Variational Methods for Predicting Complex Phenomena in Engineering Structures and Materials
Deadline: 28. November 2022
The design of new solid materials with specific properties in order to provide optimal solutions to engineering problems is a challenging task. Progress in this area is not possible without fundamental contributions from the mathematical sciences, which offer both analytical and numerical tools for the solution of complex problems. In order to further advance this design process, a concerted effort of experts in both mathematics and mechanics is needed. It is the aim of this Priority Programme to support the development of new mathematical methods in the variational setting with broad applicability and to demonstrate their power at well-chosen problems from mechanics or materials science.
Variational methods that have proven to be successful include the theories of homogenisation, relaxation, Gamma-convergence and variational time evolution.
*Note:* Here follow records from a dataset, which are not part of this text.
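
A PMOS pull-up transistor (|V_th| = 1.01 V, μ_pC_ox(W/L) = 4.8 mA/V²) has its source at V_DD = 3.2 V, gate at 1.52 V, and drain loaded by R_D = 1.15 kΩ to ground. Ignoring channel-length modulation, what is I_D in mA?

V_SG = V_DD − V_G = 3.2 − 1.52 = 1.68 V, so V_ov = 1.68 − 1.01 = 0.67 V.
Assume saturation: I_D = ½ k_p V_ov² = 0.5 × 4.8 × 0.67² = 1.08 mA, giving V_SD = V_DD − I_D R_D = 3.2 − 1.08 × 1.15 = 1.96 V.
V_SD = 1.96 V ≥ V_ov = 0.67 V, confirming saturation.

I_D = 1.08 mA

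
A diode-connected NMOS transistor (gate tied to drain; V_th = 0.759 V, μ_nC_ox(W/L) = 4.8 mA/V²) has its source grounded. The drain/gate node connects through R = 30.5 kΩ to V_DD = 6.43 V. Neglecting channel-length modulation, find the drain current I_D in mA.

I_D = 0.177 mA

With gate tied to drain, V_GS = V_DS ≥ V_GS − V_th, so the device is in saturation.
KCL at the drain: ½ k_n (V_GS − V_th)² = (V_DD − V_GS)/R.
Let x = V_GS − 0.759. Then 73.2 x² + x − 5.671 = 0, giving x = 0.272 V (positive root), so V_GS = 1.03 V.
I_D = (V_DD − V_GS)/R = (6.43 − 1.03) / 30.5 = 0.177 mA.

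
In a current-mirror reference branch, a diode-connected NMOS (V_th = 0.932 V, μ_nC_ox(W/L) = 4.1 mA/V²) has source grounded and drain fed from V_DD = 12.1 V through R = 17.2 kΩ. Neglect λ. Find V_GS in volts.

V_GS = 1.48 V

With gate tied to drain, V_GS = V_DS ≥ V_GS − V_th, so the device is in saturation.
KCL at the drain: ½ k_n (V_GS − V_th)² = (V_DD − V_GS)/R.
Let x = V_GS − 0.932. Then 35.3 x² + x − 11.17 = 0, giving x = 0.549 V (positive root), so V_GS = 1.48 V.
I_D = (V_DD − V_GS)/R = (12.1 − 1.48) / 17.2 = 0.617 mA.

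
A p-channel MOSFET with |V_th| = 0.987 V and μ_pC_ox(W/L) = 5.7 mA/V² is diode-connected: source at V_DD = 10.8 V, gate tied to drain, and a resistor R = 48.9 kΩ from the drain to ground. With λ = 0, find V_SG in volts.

V_SG = 1.25 V

With gate tied to drain, V_SG = V_SD ≥ V_SG − |V_th|, so the device is in saturation.
KCL at the drain: ½ k_p (V_SG − |V_th|)² = (V_DD − V_SG)/R.
Let x = V_SG − 0.987. Then 139 x² + x − 9.813 = 0, giving x = 0.262 V (positive root), so V_SG = 1.25 V.
I_D = (V_DD − V_SG)/R = (10.8 − 1.25) / 48.9 = 0.195 mA.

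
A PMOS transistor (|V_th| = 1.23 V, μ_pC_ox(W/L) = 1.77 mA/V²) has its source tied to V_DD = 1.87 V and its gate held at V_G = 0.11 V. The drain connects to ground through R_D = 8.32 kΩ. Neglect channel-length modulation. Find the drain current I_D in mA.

I_D = 0.192 mA

V_SG = V_DD − V_G = 1.87 − 0.11 = 1.76 V, so V_ov = 1.76 − 1.23 = 0.53 V.
Assume saturation: I_D = ½ k_p V_ov² = 0.5 × 1.77 × 0.53² = 0.249 mA, giving V_SD = V_DD − I_D R_D = 1.87 − 0.249 × 8.32 = -0.198 V.
But -0.198 V < V_ov = 0.53 V, so the device is actually in triode.
In triode I_D = k_p[V_ov V_SD − ½ V_SD²] and I_D = (V_DD − V_SD)/R_D. Equating: 7.36 V_SD² − 8.805 V_SD + 1.87 = 0, giving V_SD = 0.276 V (the root below V_ov).
I_D = (1.87 − 0.276) / 8.32 = 0.192 mA.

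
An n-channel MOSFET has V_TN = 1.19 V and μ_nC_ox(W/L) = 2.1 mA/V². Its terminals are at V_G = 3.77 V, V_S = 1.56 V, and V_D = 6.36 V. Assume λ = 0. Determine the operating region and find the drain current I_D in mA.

V_GS = V_G − V_S = 3.77 − 1.56 = 2.21 V; V_DS = V_D − V_S = 6.36 − 1.56 = 4.8 V.
V_ov = V_GS − V_TN = 2.21 − 1.19 = 1.02 V.
Since V_DS = 4.8 V ≥ V_ov = 1.02 V, the device is in saturation.
I_D = ½ k_n V_ov² = 0.5 × 2.1 × 1.02² = 1.09 mA.

Saturation; I_D = 1.09 mA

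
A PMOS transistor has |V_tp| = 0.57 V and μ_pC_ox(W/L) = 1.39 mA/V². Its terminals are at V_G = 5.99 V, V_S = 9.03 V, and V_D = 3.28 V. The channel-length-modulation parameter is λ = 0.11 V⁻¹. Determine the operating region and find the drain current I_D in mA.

Saturation; I_D = 6.92 mA

V_SG = V_S − V_G = 9.03 − 5.99 = 3.04 V; V_SD = V_S − V_D = 9.03 − 3.28 = 5.75 V.
V_ov = V_SG − |V_tp| = 3.04 − 0.57 = 2.47 V.
Since V_SD = 5.75 V ≥ V_ov = 2.47 V, the device is in saturation.
I_D = ½ k_p V_ov² (1 + λ V_SD) = 0.5 × 1.39 × 2.47² × (1 + 0.11 × 5.75) = 6.92 mA.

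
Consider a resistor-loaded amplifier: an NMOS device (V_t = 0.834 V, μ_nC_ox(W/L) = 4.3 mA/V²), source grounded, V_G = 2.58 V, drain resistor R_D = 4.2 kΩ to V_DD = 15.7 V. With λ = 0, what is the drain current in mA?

I_D = 3.60 mA

V_GS = V_G = 2.58 V, so V_ov = 2.58 − 0.834 = 1.75 V.
Assume saturation: I_D = ½ k_n V_ov² = 0.5 × 4.3 × 1.75² = 6.55 mA, giving V_DS = V_DD − I_D R_D = 15.7 − 6.55 × 4.2 = -11.8 V.
But -11.8 V < V_ov = 1.75 V, so the device is actually in triode.
In triode I_D = k_n[V_ov V_DS − ½ V_DS²] and I_D = (V_DD − V_DS)/R_D. Equating: 9.03 V_DS² − 32.53 V_DS + 15.7 = 0, giving V_DS = 0.574 V (the root below V_ov).
I_D = (15.7 − 0.574) / 4.2 = 3.6 mA.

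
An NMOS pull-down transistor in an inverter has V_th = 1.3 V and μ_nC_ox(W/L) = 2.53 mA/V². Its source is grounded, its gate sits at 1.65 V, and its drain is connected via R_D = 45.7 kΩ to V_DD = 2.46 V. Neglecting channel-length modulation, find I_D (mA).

I_D = 0.0524 mA

V_GS = V_G = 1.65 V, so V_ov = 1.65 − 1.3 = 0.35 V.
Assume saturation: I_D = ½ k_n V_ov² = 0.5 × 2.53 × 0.35² = 0.155 mA, giving V_DS = V_DD − I_D R_D = 2.46 − 0.155 × 45.7 = -4.62 V.
But -4.62 V < V_ov = 0.35 V, so the device is actually in triode.
In triode I_D = k_n[V_ov V_DS − ½ V_DS²] and I_D = (V_DD − V_DS)/R_D. Equating: 57.8 V_DS² − 41.47 V_DS + 2.46 = 0, giving V_DS = 0.0653 V (the root below V_ov).
I_D = (2.46 − 0.0653) / 45.7 = 0.0524 mA.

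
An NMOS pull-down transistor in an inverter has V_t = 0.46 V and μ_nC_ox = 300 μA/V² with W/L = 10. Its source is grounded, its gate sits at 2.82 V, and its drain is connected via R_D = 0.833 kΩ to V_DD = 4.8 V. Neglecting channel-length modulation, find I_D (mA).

V_GS = V_G = 2.82 V, so V_ov = 2.82 − 0.46 = 2.36 V.
k_n = μ_nC_ox · (W/L) = 3 mA/V².
Assume saturation: I_D = ½ k_n V_ov² = 0.5 × 3 × 2.36² = 8.35 mA, giving V_DS = V_DD − I_D R_D = 4.8 − 8.35 × 0.833 = -2.16 V.
But -2.16 V < V_ov = 2.36 V, so the device is actually in triode.
In triode I_D = k_n[V_ov V_DS − ½ V_DS²] and I_D = (V_DD − V_DS)/R_D. Equating: 1.25 V_DS² − 6.898 V_DS + 4.8 = 0, giving V_DS = 0.817 V (the root below V_ov).
I_D = (4.8 − 0.817) / 0.833 = 4.78 mA.

I_D = 4.78 mA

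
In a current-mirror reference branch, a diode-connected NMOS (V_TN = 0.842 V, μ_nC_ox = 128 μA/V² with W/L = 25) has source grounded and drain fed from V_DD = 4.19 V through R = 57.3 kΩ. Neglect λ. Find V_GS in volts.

V_GS = 1.03 V

With gate tied to drain, V_GS = V_DS ≥ V_GS − V_TN, so the device is in saturation.
k_n = μ_nC_ox · (W/L) = 3.2 mA/V².
KCL at the drain: ½ k_n (V_GS − V_TN)² = (V_DD − V_GS)/R.
Let x = V_GS − 0.842. Then 91.7 x² + x − 3.348 = 0, giving x = 0.186 V (positive root), so V_GS = 1.03 V.
I_D = (V_DD − V_GS)/R = (4.19 − 1.03) / 57.3 = 0.0552 mA.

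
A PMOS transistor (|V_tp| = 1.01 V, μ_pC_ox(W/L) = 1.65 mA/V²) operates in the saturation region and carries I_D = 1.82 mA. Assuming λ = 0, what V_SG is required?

V_SG = 2.50 V

In saturation I_D = ½ k_p (V_SG − |V_tp|)², so V_SG − |V_tp| = √(2 I_D / k_p) = √(2 × 1.82 / 1.65) = 1.49 V.
V_SG = 1.01 + 1.49 = 2.5 V.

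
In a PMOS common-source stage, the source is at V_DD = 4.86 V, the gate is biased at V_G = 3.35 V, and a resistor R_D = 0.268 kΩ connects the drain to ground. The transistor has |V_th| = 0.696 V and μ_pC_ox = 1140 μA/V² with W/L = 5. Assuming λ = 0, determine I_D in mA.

V_SG = V_DD − V_G = 4.86 − 3.35 = 1.51 V, so V_ov = 1.51 − 0.696 = 0.814 V.
k_p = μ_pC_ox · (W/L) = 5.7 mA/V².
Assume saturation: I_D = ½ k_p V_ov² = 0.5 × 5.7 × 0.814² = 1.89 mA, giving V_SD = V_DD − I_D R_D = 4.86 − 1.89 × 0.268 = 4.35 V.
V_SD = 4.35 V ≥ V_ov = 0.814 V, confirming saturation.

I_D = 1.89 mA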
Applications may involve passage from atomistic models to continuum models, models of nonlinear elasticity, finite plasticity and phase transformations in general and the analysis of fracture, damage, motion of dislocations and the formation of microstructure in particular.
The Priority Programme has the following three major research directions:
- Coupling of dimensions: in many systems a strong interplay of effects on structures with different spatial dimensionality is observed.
- Coupling of processes: the overall response of many materials depends critically on interacting processes taking place at different scales ranging from atomistic or nanoscales to macroscopic ones.
- Coupling of structure and evolution: a major challenge is the combination of prediction of structures based on energetic considerations and the evolution of these structures in response to dynamic loadings.